The cross-sectional nature of this study fundamentally limits any causal interpretations of the serial mediation effects. While our model statistically links mindfulness and anxiety symptoms through mediators, any directional interpretation (e.g., mindfulness influencing mediators, which then influence anxiety) remains speculative based on this design. Reverse or reciprocal causation are equally plausible alternative explanations for the observed association patterns. Future research must implement longitudinal designs incorporating mindfulness-based interventions, coupled with experimental manipulation of mediators, to empirically investigate temporal precedence and potential causal hierarchy.​.

Methodological limitations related to self-report measures introduce potential response biases, including social desirability effects and common method variance. Future research would benefit from multimodal assessment approaches, such as behavioral paradigms (e.g., emotional granularity tasks for alexithymia), ecological momentary assessment of rumination patterns, and physiological anxiety biomarkers (e.g., cortisol levels, heart rate variability).

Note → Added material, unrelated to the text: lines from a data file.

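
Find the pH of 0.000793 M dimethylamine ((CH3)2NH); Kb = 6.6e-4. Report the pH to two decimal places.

pH = 10.67

(CH3)2NH + H2O ⇌ (CH3)2NH2+ + OH-
Let x = [OH-] at equilibrium. Kb = x²/(0.000793 − x).
The 5% rule fails; solving x² + Kb·x − Kb·C₀ = 0 exactly:
x = [−0.00066 + √(0.00066² + 2.09e-06)]/2 = 4.65 × 10^-4 M
pOH = 3.33, so pH = 14.00 − pOH = 10.67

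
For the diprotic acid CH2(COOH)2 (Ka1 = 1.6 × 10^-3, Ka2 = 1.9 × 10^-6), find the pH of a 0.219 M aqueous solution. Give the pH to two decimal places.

pH = 1.75

Ka1 ≫ Ka2, so treat the first dissociation as the only significant source of H+.
Ka1 = x²/(0.219 − x) = 1.6 × 10^-3
Solving the quadratic: x = (−Ka1 + √(Ka1² + 4·Ka1·C₀))/2 = 1.79 × 10^-2 M
pH = −log(1.79 × 10^-2) = 1.75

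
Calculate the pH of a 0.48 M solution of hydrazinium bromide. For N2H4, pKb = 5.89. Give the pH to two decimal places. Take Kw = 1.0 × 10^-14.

N2H5+ is the conjugate acid of the weak base N2H4.
Kb = 10^(−5.89) = 1.29 × 10^-6
Ka = Kw/Kb = 1.0×10^-14 / 1.29 × 10^-6 = 7.75 × 10^-9
Let x = [H+] at equilibrium. Ka = x²/(0.48 − x).
Assume x ≪ 0.48: x ≈ √(7.75 × 10^-9 × 0.48) = 6.10 × 10^-5 M
(x/C₀ = 0.013% < 5%, so the approximation holds.)
pH = −log[H+] = −log(6.10 × 10^-5) = 4.21

pH = 4.21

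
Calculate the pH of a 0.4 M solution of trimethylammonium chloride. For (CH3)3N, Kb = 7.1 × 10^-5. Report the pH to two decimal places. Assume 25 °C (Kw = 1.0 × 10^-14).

(CH3)3NH+ is the conjugate acid of the weak base (CH3)3N.
Ka = Kw/Kb = 1.0×10^-14 / 7.1 × 10^-5 = 1.41 × 10^-10
From the ICE table, Ka = x²/(0.4 − x) = 1.41 × 10^-10.
Neglecting x in the denominator: x = √(1.41 × 10^-10 × 0.4) = 7.51 × 10^-6 M
(x/C₀ = 0.0019% < 5%, so the approximation holds.)
pH = −log(7.51 × 10^-6) = 5.12

pH = 5.12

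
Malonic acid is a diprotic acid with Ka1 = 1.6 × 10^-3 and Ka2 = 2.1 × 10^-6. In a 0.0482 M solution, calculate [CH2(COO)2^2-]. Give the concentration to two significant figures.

2.1 × 10^-6 M

First ionization gives [H+] ≈ [CH2(COOH)COO-] = 8.02 × 10^-3 M.
Second step: Ka2 = [H+][CH2(COO)2^2-]/[CH2(COOH)COO-] ≈ [CH2(COO)2^2-] (since [H+] ≈ [CH2(COOH)COO-]).
So [CH2(COO)2^2-] ≈ Ka2.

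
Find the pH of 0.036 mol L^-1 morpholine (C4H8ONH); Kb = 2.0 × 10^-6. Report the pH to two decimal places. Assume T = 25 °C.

C4H8ONH + H2O ⇌ C4H8ONH2+ + OH-
Let x = [OH-] at equilibrium. Kb = x²/(0.036 − x).
Since Kb ≪ C₀, x ≈ √(Kb·C₀) = 2.68 × 10^-4 M.
pOH = −log(2.68 × 10^-4) = 3.57; pH = 14.00 − 3.57 = 10.43

pH = 10.43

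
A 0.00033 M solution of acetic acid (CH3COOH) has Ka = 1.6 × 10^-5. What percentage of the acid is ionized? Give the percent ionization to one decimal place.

19.7%

CH3COOH ⇌ CH3COO- + H+; let x = [H+] at equilibrium.
Solve x² + 1.6e-05x − 5.28e-09 = 0 → x = 6.51 × 10^-5 M
Fraction ionized = 6.51 × 10^-5 / 0.00033 = 0.1973 → 19.7%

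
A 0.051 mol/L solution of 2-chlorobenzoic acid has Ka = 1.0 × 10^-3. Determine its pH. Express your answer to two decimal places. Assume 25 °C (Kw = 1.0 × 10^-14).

pH = 2.18

ClC6H4COOH ⇌ ClC6H4COO- + H+
Let x = [H+] at equilibrium. Ka = x²/(0.051 − x).
Here C₀/Ka ≈ 51, so the small-x approximation fails. Use the quadratic:
x = [−0.001 + √(0.001² + 0.000204)]/2 = 6.66 × 10^-3 M
pH = −log(6.66 × 10^-3) = 2.18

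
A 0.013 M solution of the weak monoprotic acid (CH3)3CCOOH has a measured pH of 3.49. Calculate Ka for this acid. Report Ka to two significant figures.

[H+] = 10^(-3.49) = 3.24 × 10^-4 M
At equilibrium [HA] = 0.013 − 3.24 × 10^-4 = 1.27 × 10^-2 M
Ka = [H+][A-]/[HA] = (3.24 × 10^-4)² / 1.27 × 10^-2 = 8.3 × 10^-6

Ka = 8.3 × 10^-6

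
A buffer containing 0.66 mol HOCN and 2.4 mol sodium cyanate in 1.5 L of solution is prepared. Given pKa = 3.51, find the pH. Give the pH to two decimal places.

pH = 4.07

Henderson–Hasselbalch: pH = pKa + log([OCN-]/[HOCN]) = 3.51 + log(2.4/0.66)
pH = 3.51 + (+0.561) = 4.07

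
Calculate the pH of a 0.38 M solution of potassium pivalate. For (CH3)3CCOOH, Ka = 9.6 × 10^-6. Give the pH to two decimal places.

pH = 9.30

(CH3)3CCOO- is the conjugate base of the weak acid (CH3)3CCOOH.
Kb = Kw/Ka = 1.0×10^-14 / 9.6 × 10^-6 = 1.04 × 10^-9
Kb = [OH-]²/(0.38 − [OH-]) = 1.04 × 10^-9
Neglecting [OH-] in the denominator: [OH-] = √(1.04 × 10^-9 × 0.38) = 1.99 × 10^-5 M
([OH-]/C₀ = 0.0052% < 5%, so the approximation holds.)
pOH = −log(1.99 × 10^-5) = 4.70; pH = 14.00 − 4.70 = 9.30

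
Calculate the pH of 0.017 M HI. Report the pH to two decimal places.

HI is a strong acid and dissociates completely, so [H+] = 0.017 M.
pH = -log(0.017) = 1.77

pH = 1.77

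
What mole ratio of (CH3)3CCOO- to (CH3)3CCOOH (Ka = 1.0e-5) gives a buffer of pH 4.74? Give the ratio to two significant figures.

ratio = 0.55

pKa = -log(1.0 × 10^-5) = 5.000
pH = pKa + log(r) ⇒ log(r) = 4.74 − 5.000 = -0.260
r = [(CH3)3CCOO-]/[(CH3)3CCOOH] = 10^(-0.260) = 0.55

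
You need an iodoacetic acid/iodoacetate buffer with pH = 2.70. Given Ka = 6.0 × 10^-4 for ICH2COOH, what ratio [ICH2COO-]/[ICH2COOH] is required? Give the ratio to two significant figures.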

Finally, the cultural specificity of findings necessitates systematic investigation. China’s competitive academic environment and collectivist social norms may foster distinct manifestations of mindfulness and anxiety symptoms compared to Western contexts. Cross-cultural replications using equivalent methodologies could disentangle universal versus culture-bound aspects of these relationships, particularly concerning emotion regulation strategies94,95. To advance theoretical understanding and clinical applications, we propose three research priorities: (1) multi-wave longitudinal studies mapping developmental trajectories across university transitions; (2) mechanism-focused randomized controlled trials of mindfulness interventions; and (3) cross-national comparative research informing culturally adapted mental health strategies.

Conclusion

This study reveals a pattern of statistical associations linking mindfulness with lower anxiety symptom levels in Chinese university students demographically aligned with our sample (predominantly female and early-stage undergraduates). The serial mediation model demonstrates a pattern of covariation where mindfulness is correlated with lower anxiety symptom severity, and this overall correlation is statistically accounted for, in significant part, by its covariation with less frequent rumination patterns and lower alexithymia. This mediation pattern fits neurocognitive frameworks describing correlations between mindfulness practice, attenuated default mode network hyperactivity, and heightened interoceptive awareness.

For populations sharing our sample’s characteristics, the results indicate potential associations supporting investigation into mindfulness-based approaches addressing negative thinking and emotion differentiation capacities during initial university years. Critical sample constraints—specifically gender imbalance (85% female) and freshman overrepresentation (46.5%)—restrict broader generalizability.

Future longitudinal research employing representative sampling is essential to investigate the temporal dynamics and potential causal relationships underlying these associations across diverse academic populations.